Vietnamese Beef Noodle Soup
“The aroma is captivating and the taste a deliberate collusion of salty, sweet, and umami all in one.” Ann Le

The star of this extraordinary soup is the broth.

In a very large stockpot 3 lbs. beef short ribs and 2 lbs. oxtail are covered with water and brought to a boil.
Two large yellow onions and a knob of ginger root are charred over an open flame.
Toasted anise pods, cloves, peppercorns and smashed garlic cloves are wrapped in cheesecloth to make a spice bag.
The charred onions and ginger root, spice bag, cinnamon sticks, daikon, and shallots are added to the pot.
The broth is simmered for many hours. Then fish sauce, sugar and salt are added to taste, and simmered some more.
The fragrant broth is cooled and strained.

Cook’s Tip: The process takes quite a while, so make a large batch. After chilling overnight in the refrigerator, freeze a portion of the broth for another time.

The broth is re-heated and cooked noodles (traditionally flat rice noodles) are added.

Thinly sliced beef is cooked right in the bowl of hot broth.

The Pho Bo is garnished with bean sprouts, sliced scallions, fiery chiles, cilantro, lime. Vietnam Hot Garlic Sauce and Fish Sauce served on the side.

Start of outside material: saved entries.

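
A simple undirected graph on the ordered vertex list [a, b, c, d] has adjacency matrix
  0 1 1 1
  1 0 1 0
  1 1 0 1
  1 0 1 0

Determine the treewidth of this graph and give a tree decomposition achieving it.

Treewidth 2.
One such decomposition:
Bags: B1 = {a, c, d}  B2 = {a, b, c}
Tree: B1–B2

Every bag has size at most 3, so the width is 3 − 1 = 2 and tw(G) ≤ 2. On the other hand G contains the 3-clique {a, c, d}. A clique must lie in a single bag of any decomposition, so no decomposition can have width below 2. Hence tw(G) = 2 exactly.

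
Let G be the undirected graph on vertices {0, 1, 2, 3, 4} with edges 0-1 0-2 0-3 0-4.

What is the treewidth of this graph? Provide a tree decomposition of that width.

Each bag holds 2 vertices, so the decomposition has width 1, which upper-bounds the treewidth. G has an edge, so its treewidth is at least 1. Therefore the treewidth is 1.

Treewidth 1.
One optimal decomposition is:
Bags: B1 = {0, 4}  B2 = {0, 2}  B3 = {0, 1}  B4 = {0, 3}
Tree: B1–B2, B2–B3, B1–B4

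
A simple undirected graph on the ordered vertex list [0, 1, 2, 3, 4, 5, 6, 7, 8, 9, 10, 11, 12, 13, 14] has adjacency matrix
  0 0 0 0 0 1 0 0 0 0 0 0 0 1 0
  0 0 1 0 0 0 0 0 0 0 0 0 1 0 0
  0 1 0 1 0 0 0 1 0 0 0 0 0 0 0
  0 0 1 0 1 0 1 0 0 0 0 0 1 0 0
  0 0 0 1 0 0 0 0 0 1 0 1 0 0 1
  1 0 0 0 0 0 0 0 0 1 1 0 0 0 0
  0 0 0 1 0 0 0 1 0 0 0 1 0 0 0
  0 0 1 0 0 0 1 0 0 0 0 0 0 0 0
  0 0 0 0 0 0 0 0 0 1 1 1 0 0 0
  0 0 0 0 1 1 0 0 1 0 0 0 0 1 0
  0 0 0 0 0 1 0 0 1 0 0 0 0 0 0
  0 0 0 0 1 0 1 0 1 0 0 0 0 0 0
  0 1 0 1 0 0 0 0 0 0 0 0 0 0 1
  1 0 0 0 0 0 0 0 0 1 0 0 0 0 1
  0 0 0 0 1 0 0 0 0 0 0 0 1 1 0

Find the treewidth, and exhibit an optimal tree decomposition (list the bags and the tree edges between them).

Treewidth 3.
Bags: B1 = {1, 2, 6, 7}  B2 = {1, 2, 3, 6}  B3 = {1, 3, 6, 12}  B4 = {3, 6, 11, 12}  B5 = {3, 4, 11, 12}  B6 = {4, 11, 12, 14}  B7 = {4, 8, 11, 14}  B8 = {4, 8, 9, 14}  B9 = {8, 9, 13, 14}  B10 = {8, 9, 10, 13}  B11 = {5, 9, 10, 13}  B12 = {0, 5, 10, 13}
Tree: B1–B2, B2–B3, B3–B4, B4–B5, B5–B6, B6–B7, B7–B8, B8–B9, B9–B10, B10–B11, B11–B12

The largest bag has 4 vertices, giving width 3; this decomposition certifies tw(G) ≤ 3. For the lower bound: the 4 vertex sets {1,2,7}, {6}, {3}, {4,11,12,14} are disjoint, each induces a connected subgraph, and every pair is joined by at least one edge of G. Contracting each set to a single vertex therefore yields K_{4} as a minor, and since treewidth is minor-monotone, tw(G) ≥ tw(K_{4}) = 3. Combining the bounds, tw(G) = 3.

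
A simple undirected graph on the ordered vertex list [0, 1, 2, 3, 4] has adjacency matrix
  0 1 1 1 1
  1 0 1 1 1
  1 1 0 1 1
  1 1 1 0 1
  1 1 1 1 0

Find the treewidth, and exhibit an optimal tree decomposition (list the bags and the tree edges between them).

A single bag containing all 5 vertices is trivially a valid decomposition of width 4. On the other hand G contains the 5-clique {0, 1, 2, 3, 4}. A clique must lie in a single bag of any decomposition, so no decomposition can have width below 4. Combining the bounds, tw(G) = 4.

Treewidth 4.
One optimal decomposition is:
Bags: B1 = {0, 1, 2, 3, 4}
Tree: (single bag)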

This recipe was inspired by Ann Le in the Little Saigon Cookbook, Vietnamese Cuisine and Culture in Southern California’s Little Saigon

11 thoughts on “Pho Bo”

  1. Heavens! Your photos are incredible, and that soup looks like the best thing ever. I’ve wanted to try pho for a long, long time now. Perhaps I’ll just have to make some.

  2. Oh Lisa – you must make this. It is so wonderful. Not like anything else. Charring the onion and ginger on a open flame is critical. It is worth the time to make it right, even the oxtail is important. Let me know how it goes…My description just gives you a “taste” but I would be happy to provide a complete recipe if you like.

  3. You just gave me an inspiration for this weekends meal! Thank you. 🙂
    At my brother’s restaurant, all the stocks and jus for gravy are made in-house: They use a huge electric stockpot which keeps the stock at a very low simmer. I try to imitate that by putting the stockpot in the oven Ăłvernight, at 185 F. Works beautifully.

  4. Lori Lynn, Your new banner looks so inviting, a great place to pull out a chair a dine on your Pho Bo!Your photo”s look fantastic!!

  5. Hi Merisi – long and slow simmered stocks, YAY! How was your weekend meal?

    FA- THANK YOU. I spent hours on this. I am very happy with this photo. Thanks for your support.

    HI Marie – I was hoping that was the case. As you see, the table is set, but there is no food, it is ready for the next course, whatever that may be. Thank you so much.

    Maryann- this is one of the best, easy to make, but takes time to simmer. Plan to serve it the next day and the day after that…You’ll be everybody’s hero.

  6. Lori Lynn

    I just found your blog by searching for Pho recipies. I saw your offer to send Lisa the complete recipies. If the still stands for newbies I would love it also


  7. Hi there. I’m a new food blogger and was really inspired by your blog. As I Pho lover, I especially loved your post on Pho. I’ve prepared it myself a couple times, but it’s been a few years. You’ve given me the inspiration I need to get back into it.

  8. Yummy! Great pictures! I had tried to make vietnamese noodle one time. The soup did not turn out that well, because I didn’t use the broth but beef and some bones. I totally agree with you that “the star of this extraordinary soup is the broth”.